Birmingham - Demography


Birmingham is the most populous British city outside London, with 1,073,000 residents (2011 census), an increase of 96,000 over the previous decade. The West Midlands Urban Area has a population of 2,284,093 (2001 Census); and Birmingham's metropolitan area, which is also the United Kingdom's second most populous, has a population of 3,683,000. At the time of the 2001 UK Census, Birmingham's population was 977,087, having fallen since reaching a peak of 1,112,685 in the 1951 Census.

The population density is 9,451 inhabitants per square mile (3,649/km²) compared to the 976.9 inhabitants per square mile (377.2/km²) for England. Females represented 51.6% of the population whilst men represented 48.4%. More women were 70 or over. 60.4% of the population was aged between 16 and 74, compared to 66.7% in England as a whole.

The ONS estimates that, in 2009, 63.3% of the population was White British, 2.1% White Irish, 2.6% Other White, 19.7% Asian, 6.6% Black, 1.1% Chinese, 3.1% of mixed race and 1.5% of other ethnic heritage. 57% of primary and 52% of secondary pupils are from non-white British families. 16.5% of the population was born outside the United Kingdom.

60.3% of households were found to be owner occupied and 27.7% were rented from either the city council, housing association or other registered social landlord. The remaining 11.8% of households were rented privately or lived rent free.

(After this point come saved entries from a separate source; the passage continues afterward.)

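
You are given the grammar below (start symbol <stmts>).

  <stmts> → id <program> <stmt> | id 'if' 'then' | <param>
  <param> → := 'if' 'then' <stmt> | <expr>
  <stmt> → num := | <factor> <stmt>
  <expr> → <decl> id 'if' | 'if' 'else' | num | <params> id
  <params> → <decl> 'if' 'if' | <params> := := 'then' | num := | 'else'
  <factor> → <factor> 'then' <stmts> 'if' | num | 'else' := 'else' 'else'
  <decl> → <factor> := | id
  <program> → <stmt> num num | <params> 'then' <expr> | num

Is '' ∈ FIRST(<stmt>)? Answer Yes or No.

No nonterminal in this grammar is nullable.
No production of <stmt> has an RHS whose symbols are all nullable, so <stmt> is not nullable.

No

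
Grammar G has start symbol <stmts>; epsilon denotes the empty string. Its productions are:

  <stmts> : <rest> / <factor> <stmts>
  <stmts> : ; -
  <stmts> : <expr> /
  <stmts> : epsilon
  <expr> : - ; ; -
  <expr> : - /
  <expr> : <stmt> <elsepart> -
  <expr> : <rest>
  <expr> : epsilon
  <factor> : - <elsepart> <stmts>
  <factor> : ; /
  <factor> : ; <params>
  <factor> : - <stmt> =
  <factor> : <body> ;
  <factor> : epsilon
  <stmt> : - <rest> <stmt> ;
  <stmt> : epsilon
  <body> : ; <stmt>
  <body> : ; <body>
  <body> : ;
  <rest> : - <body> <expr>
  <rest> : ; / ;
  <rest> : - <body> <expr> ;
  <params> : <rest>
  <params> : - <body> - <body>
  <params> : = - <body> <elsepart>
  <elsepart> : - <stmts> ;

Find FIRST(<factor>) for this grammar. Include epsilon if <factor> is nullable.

<factor> : - <elsepart> <stmts> contributes {-}.
<factor> : ; / contributes {;}.
<factor> : ; <params> contributes {;}.
<factor> : - <stmt> = contributes {-}.
From <factor> : <body> ;: add FIRST(<body>) = { ; }.
<factor> : epsilon contributes epsilon.
Union: FIRST(<factor>) = { -, ;, epsilon }.

{ -, ;, epsilon }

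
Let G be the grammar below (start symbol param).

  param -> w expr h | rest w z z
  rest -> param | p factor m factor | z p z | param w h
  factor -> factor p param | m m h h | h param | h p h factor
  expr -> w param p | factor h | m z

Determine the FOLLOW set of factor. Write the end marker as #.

In rest -> p factor m factor: add FIRST(m factor) = { m }.
In rest -> p factor m factor: factor is at the end, add FOLLOW(rest) = { w }.
In factor -> factor p param: add FIRST(p param) = { p }.
In factor -> h p h factor: factor is at the end, add FOLLOW(factor) = { h, m, p, w }.
In expr -> factor h: add FIRST(h) = { h }.
Union: FOLLOW(factor) = { h, m, p, w }.

{ h, m, p, w }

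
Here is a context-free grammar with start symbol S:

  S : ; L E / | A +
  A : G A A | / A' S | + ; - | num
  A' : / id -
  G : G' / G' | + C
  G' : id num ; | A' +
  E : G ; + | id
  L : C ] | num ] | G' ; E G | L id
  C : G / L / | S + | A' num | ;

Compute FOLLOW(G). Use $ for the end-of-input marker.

{ +, /, ;, id, num }

In A : G A A: add FIRST(A A) = { +, /, id, num }.
In E : G ; +: add FIRST(; +) = { ; }.
In L : G' ; E G: G is at the end, add FOLLOW(L) = { +, /, id }.
In C : G / L /: add FIRST(/ L /) = { / }.
Union: FOLLOW(G) = { +, /, ;, id, num }.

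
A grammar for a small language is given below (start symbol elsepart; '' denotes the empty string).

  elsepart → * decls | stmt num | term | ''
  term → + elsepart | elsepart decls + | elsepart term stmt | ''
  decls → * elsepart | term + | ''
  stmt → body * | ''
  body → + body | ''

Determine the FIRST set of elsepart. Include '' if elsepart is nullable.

{ *, +, num, '' }

elsepart → * decls contributes {*}.
From elsepart → stmt num: stmt nullable, take FIRST(stmt) ∪ {num} = { *, +, num }.
From elsepart → term: add FIRST(term) = { *, +, num, '' } (including '' since term is nullable).
elsepart → '' contributes ''.
Union: FIRST(elsepart) = { *, +, num, '' }.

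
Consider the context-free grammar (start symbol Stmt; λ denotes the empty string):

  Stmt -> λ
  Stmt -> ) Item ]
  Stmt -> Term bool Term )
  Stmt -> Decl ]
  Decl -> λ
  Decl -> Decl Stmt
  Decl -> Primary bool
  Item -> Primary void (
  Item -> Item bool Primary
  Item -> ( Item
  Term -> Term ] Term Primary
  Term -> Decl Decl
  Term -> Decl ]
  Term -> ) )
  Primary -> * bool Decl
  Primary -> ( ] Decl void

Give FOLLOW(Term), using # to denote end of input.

In Stmt -> Term bool Term ): add FIRST(bool Term )) = { bool }.
In Stmt -> Term bool Term ): add FIRST()) = { ) }.
In Term -> Term ] Term Primary: add FIRST(] Term Primary) = { ] }.
In Term -> Term ] Term Primary: add FIRST(Primary) = { (, * }.
Union: FOLLOW(Term) = { (, ), *, ], bool }.

{ (, ), *, ], bool }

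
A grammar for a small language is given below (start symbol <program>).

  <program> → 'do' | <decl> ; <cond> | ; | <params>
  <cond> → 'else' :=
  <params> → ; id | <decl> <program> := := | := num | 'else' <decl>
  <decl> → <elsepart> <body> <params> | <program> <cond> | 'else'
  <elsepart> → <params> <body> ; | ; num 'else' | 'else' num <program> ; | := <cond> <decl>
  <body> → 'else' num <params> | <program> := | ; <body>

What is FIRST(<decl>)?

From <decl> → <elsepart> <body> <params>: add FIRST(<elsepart>) = { 'do', 'else', :=, ; }.
From <decl> → <program> <cond>: add FIRST(<program>) = { 'do', 'else', :=, ; }.
<decl> → 'else' contributes {'else'}.
Union: FIRST(<decl>) = { 'do', 'else', :=, ; }.

{ 'do', 'else', :=, ; }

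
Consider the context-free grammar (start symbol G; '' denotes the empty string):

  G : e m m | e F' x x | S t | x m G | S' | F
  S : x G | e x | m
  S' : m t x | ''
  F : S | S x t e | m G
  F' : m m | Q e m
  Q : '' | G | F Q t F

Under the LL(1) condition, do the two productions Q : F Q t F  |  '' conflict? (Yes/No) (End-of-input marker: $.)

Yes

FIRST(F Q t F) = { e, m, x } and FIRST('') = { '' }.
The second alternative is nullable and FOLLOW(Q) = { e, t } shares e with FIRST of the first — conflict.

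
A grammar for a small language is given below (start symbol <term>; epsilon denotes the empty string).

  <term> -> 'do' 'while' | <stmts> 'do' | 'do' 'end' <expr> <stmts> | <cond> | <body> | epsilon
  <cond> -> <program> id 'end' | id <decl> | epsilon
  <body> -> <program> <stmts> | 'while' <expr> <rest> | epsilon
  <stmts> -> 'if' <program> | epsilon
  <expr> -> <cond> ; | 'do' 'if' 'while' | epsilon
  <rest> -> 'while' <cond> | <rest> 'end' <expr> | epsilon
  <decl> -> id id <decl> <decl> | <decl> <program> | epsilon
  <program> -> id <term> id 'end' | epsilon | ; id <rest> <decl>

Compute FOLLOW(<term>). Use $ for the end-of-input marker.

{ $, id }

<term> is the start symbol, so $ ∈ FOLLOW(<term>).
In <program> -> id <term> id 'end': add FIRST(id 'end') = { id }.
Union: FOLLOW(<term>) = { $, id }.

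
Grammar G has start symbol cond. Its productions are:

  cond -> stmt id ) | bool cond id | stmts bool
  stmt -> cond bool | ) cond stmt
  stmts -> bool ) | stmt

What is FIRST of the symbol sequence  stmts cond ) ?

{ ), bool }

Add FIRST(stmts) = { ), bool }; stmts is not nullable, stop.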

The Birmingham Larger Urban Zone, a Eurostat measure of the functional city-region approximated to local government districts, has a population of 2,357,100 in 2004. In addition to Birmingham itself, the LUZ includes the Metropolitan Boroughs of Dudley, Sandwell, Solihull and Walsall, along with the districts of Lichfield, Tamworth, North Warwickshire and Bromsgrove.